Caterpillar cuts up to 250 jobs in Northern Ireland
More than 200 jobs are to be cut by US firm Caterpillar in Northern Ireland.
The move will lead to the closure of its Monkstown plant in Newtownabbey.
The world's largest manufacturer of heavy construction equipment, Caterpillar employs 1,800 people in Northern Ireland with factories in Larne, Newtownabbey and west Belfast.
The firm has been hit by a global downturn in mining and oil exploration which has reduced demand for its products.
In Northern Ireland, much of its work involves the manufacture of diesel generators.
Caterpillar workers have expressed their shock at the announcement.
"I have been there nearly 20 years, now there is no guarantee whether we are going to have a job or not," one worker told the BBC.
"They are saying there is redeployment, but I don't know, I'm absolutely devastated.
"People have families and they don't know if they are going to have a job or not."
John Campbell, BBC News NI Economics and Business Editor
Caterpillar counts the mining and oil industries among its main customers.
When commodity prices were booming these industries couldn't get enough of Caterpillar's products.
But the global fall in commodity prices mean they are spending much less and so Caterpillar has faced quarter after quarter of declining sales.
Last month, the firm said it expected no significant growth in demand for its energy and transportation products for the rest of 2016.
It has responded by cutting costs - almost 14,000 jobs have been axed across its global business since mid-2015.
The workforce will be hoping this latest round of cuts is the last.
'Committed to Northern Ireland'
Between 200-250 jobs will be cut over the next two years, Caterpillar said in a statement, although the firm emphasised it remained "committed to Northern Ireland".
The firm is restructuring its operations in Northern Ireland, including the closure of the Monkstown facility in Newtownabbey and "consolidation of logistics" at its sites in Larne, County Antrim and Springvale in west Belfast.
It was also end the production of 25-tonne and larger material handlers in Northern Ireland, including the planned launch of large material handler models for Europe.
"This restructuring is part of the company's ongoing plans to reduce cost in response to current economic and business conditions," said the statement.
"Despite these contemplated actions, we remain committed to Northern Ireland.
"In fact, these potential changes would make us more efficient and competitive over the longer term."

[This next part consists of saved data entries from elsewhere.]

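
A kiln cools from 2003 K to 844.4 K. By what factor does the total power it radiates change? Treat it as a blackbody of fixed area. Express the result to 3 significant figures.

P₂/P₁ ≈ 0.0316

P ∝ T⁴, so P₂/P₁ = (T₂/T₁)⁴ = (844.4/2003)⁴ = (0.421568)⁴ = 0.0316.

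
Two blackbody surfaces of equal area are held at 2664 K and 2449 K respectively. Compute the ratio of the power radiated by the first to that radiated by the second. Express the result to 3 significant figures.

With equal areas, P₁/P₂ = (T₁/T₂)⁴ = (2664/2449)⁴ = 1.40.

P₁/P₂ ≈ 1.40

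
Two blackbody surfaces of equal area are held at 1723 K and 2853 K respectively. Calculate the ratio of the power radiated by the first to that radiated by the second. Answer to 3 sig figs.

P₁/P₂ ≈ 0.133

With equal areas, P₁/P₂ = (T₁/T₂)⁴ = (1723/2853)⁴ = 0.133.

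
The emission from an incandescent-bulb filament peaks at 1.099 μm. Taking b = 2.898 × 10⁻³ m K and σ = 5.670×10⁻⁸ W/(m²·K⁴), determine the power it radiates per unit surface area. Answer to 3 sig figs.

Wien's law: T = b/λ_max = 2.898×10⁻³/1.099×10⁻⁶ = 2636.94 K.
Then I = σT⁴ = 5.670×10⁻⁸×(2636.94)⁴ = 2.74×10⁶ W/m².

I ≈ 2.74×10⁶ W/m²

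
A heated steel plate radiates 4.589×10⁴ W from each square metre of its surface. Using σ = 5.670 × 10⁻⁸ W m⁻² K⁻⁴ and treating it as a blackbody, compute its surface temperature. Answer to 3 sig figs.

I = σT⁴, so T = (I/σ)^(1/4) = (4.589×10⁴/(5.670×10⁻⁸))^(1/4) = 948 K.

T ≈ 948 K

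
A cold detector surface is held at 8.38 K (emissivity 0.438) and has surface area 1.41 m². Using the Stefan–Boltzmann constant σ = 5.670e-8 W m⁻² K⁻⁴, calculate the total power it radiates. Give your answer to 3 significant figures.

P ≈ 1.73×10⁻⁴ W

Area A = 1.41 m².
P = εσAT⁴ = 0.438 × 5.670×10⁻⁸ × 1.41 × (8.38)⁴ = 1.73×10⁻⁴ W.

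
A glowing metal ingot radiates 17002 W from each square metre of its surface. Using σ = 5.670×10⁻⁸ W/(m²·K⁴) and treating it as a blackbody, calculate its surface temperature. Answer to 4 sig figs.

T ≈ 740.0 K

I = σT⁴, so T = (I/σ)^(1/4) = (17002/(5.670×10⁻⁸))^(1/4) = 740.0 K.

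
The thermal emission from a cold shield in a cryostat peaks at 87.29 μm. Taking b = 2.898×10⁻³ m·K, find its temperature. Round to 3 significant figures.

Wien's law gives T = b/λ_max = (2.898×10⁻³ m·K)/(8.729×10⁻⁵ m) = 33.2 K.

T ≈ 33.2 K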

Northern Ireland Secretary of State James Brokenshire said the government wanted to help those who had lost their jobs.
A UK government spokesperson said that Mr Brokenshire had "discussions with the executive on how we can work together to help prevent future losses and bring new employment opportunities".

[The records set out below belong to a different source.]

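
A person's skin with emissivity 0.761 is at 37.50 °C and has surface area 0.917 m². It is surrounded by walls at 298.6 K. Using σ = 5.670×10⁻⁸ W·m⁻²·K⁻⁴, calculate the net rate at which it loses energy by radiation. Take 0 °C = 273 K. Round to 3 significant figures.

T = 37.50 °C + 273 = 310.50 K.
Area A = 0.917 m².
Net radiated power P_net = εσA(T⁴ − T₀⁴) = 0.761×5.670×10⁻⁸×0.917×(310.50⁴ − 298.6⁴).
T⁴ − T₀⁴ = 9.29494×10⁹ − 7.94986×10⁹ = 1.34508×10⁹ K⁴, so P_net = 53.2 W.

Net loss ≈ 53.2 W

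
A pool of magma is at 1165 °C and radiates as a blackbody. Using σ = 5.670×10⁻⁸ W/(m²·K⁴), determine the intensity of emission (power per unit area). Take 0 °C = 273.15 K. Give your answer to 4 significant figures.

T = 1165 °C + 273.15 = 1438.15 K.
Stefan–Boltzmann: I = σT⁴ = 5.670×10⁻⁸ × (1438.15)⁴ = 2.425×10⁵ W/m².

I ≈ 2.425×10⁵ W/m²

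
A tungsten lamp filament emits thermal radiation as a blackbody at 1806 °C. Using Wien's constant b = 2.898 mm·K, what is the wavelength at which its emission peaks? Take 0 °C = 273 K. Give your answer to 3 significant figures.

T = 1806 °C + 273 = 2079 K.
Wien's displacement law: λ_max = b/T = (2.898×10⁻³ m·K)/(2079 K) = 1.394×10⁻⁶ m.
That is 1.39 μm, in the infrared range.

λ_max ≈ 1.39 μm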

The trade union, Unite, said the announcement should be a turning point for the Northern Ireland Executive's industrial policy and said "real action" was required to help a "beleaguered sector".
"Thousands of experienced, highly-skilled - and now redundant - manufacturing workers need appropriate employment opportunities," said Unite's Davy Thompson.
"Giving up on manufacturing is not an option for these workers or the communities which face post-industrial futures."
The closure in Monkstown may also impact on its factories in Larne and Springvale, said Caterpillar.
"If finalised, production for electric power generator sets in Monkstown would be consolidated into Larne and production of truck axles will move into Springvale," said the statement.
It added that "the transition is expected to begin this year and be completed in the next 12 to 24 months".
'Minimise the impact'
Economy Minister Simon Hamilton said the announced redundancies were "deeply disappointing".
Mr Hamilton said his department and Invest Northern Ireland "will continue to work to minimise the impact on all those affected".
It was a "devastating blow for the local area", said Sinn Féin assembly member Oliver McMullan, while Democratic Unionist Party MP for East Antrim Sammy Wilson also expressed disappointment.
Alliance Party Economy spokesman Stephen Farry said there needed to be a "clear vision" from the Northern Ireland Executive, "not only for fully supporting the workers, but also what will be done to prevent further similar losses down the line".
In September 2015, Caterpillar said it could cut its workforce by more than 10,000 by 2018 and that it would axe up to 5,000 jobs by the end of 2016.
It said it was looking to reduce annual costs by $1.5bn by the end of 2016.
This followed a collapse of commodity prices which affected its key customers in the mining and energy sectors and a reduction in sales revenues.
The US firm purchased one of Northern Ireland's best known manufacturing companies FG Wilson in 1999 and renamed it Caterpillar (Northern Ireland) at the start of 2013.